The nation's Internet connection woes
It's been reported everywhere that out of 22 countries surveyed in Asia, the Philippines has the 21st fastest Internet speed. We're at the bottom of the list, right above Afghanistan. According to the list, Singapore has the top speed in the region at 122.43 Mbps. Compare that to our measly 3.64 Mbps.
Recent reports say that the government set a minimum speed of 256 kbps, which is hoped to be a step in the right direction in setting standards for Internet service providers and phone companies. By having a defined minimum, proponents claim, consumers will be able to get the speeds they were promised upon signing up for broadband plans.
One can argue that 256 kbps is still very low, even for a minimum, because modern websites are heavy. Anything under 500 kbps means that loading them would take a long time. Slow loading rates would then translate to failure in launching some elements of the page, such as high-resolution images and animations, which deprives the user of the complete experience.
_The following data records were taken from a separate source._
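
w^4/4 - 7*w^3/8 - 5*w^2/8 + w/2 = w*(w/4 + 1/4)*(w - 4)*(w - 1/2)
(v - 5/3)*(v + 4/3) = v^2 - v/3 - 20/9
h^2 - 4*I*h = h*(h - 4*I)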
Streaming – one of the most popular activities online – cannot be fully enjoyed when speeds are low as videos would buffer for a long time and sometimes stop loading altogether. For people who require using the Internet for work, especially to send and receive big files, a slow connection eats into their productivity and this results in time and money lost.
The Philippines' slow Internet situation is apparently such a big deal that hacktivists have had enough. Last week, Anonymous Philippines, the local arm of the international network, hacked and defaced the website of the National Telecommunications Commission in protest of the issue.
“We, Anonymous Philippines, are sympathizing with our fellow Filipino netizens whose battle cries are the 'OVER PROMISED, UNDER DELIVERED' system of our internet service providers; it is the neigh direct proportionality of our Internet speeds and bandwidths in relation to price,” part of the hackers' message reads.
Currently, speeds can fluctuate so drastically and crash to as low as 10 kbps. Regular speeds for plans that promise 1 Mbps, on the other hand, average around 400 to 600 kbps.
Slow Internet speed is not the country's only connectivity problem. Another hot-button issue is the so-called fair use policy covering “unlimited” data promos offered by mobile service providers, which are essentially not unlimited since speeds are lowered to dial-up modem levels when subscribers reach a daily or monthly data cap – something that Anonymous Philippines is also fighting against.
Subscribers are not asking for Singapore levels speeds. We realize that it's wishful thinking to hope for the ability to surf at over 100 Mbps in this country. But we certainly believe that we deserve more than the third-world kind of service currently being offered by telcos. Unfortunately, we suspect that the telcos and maybe even the NTC don't share that belief. Perhaps for them, this is all we Filipinos are entitled to. And that is where the problem lies.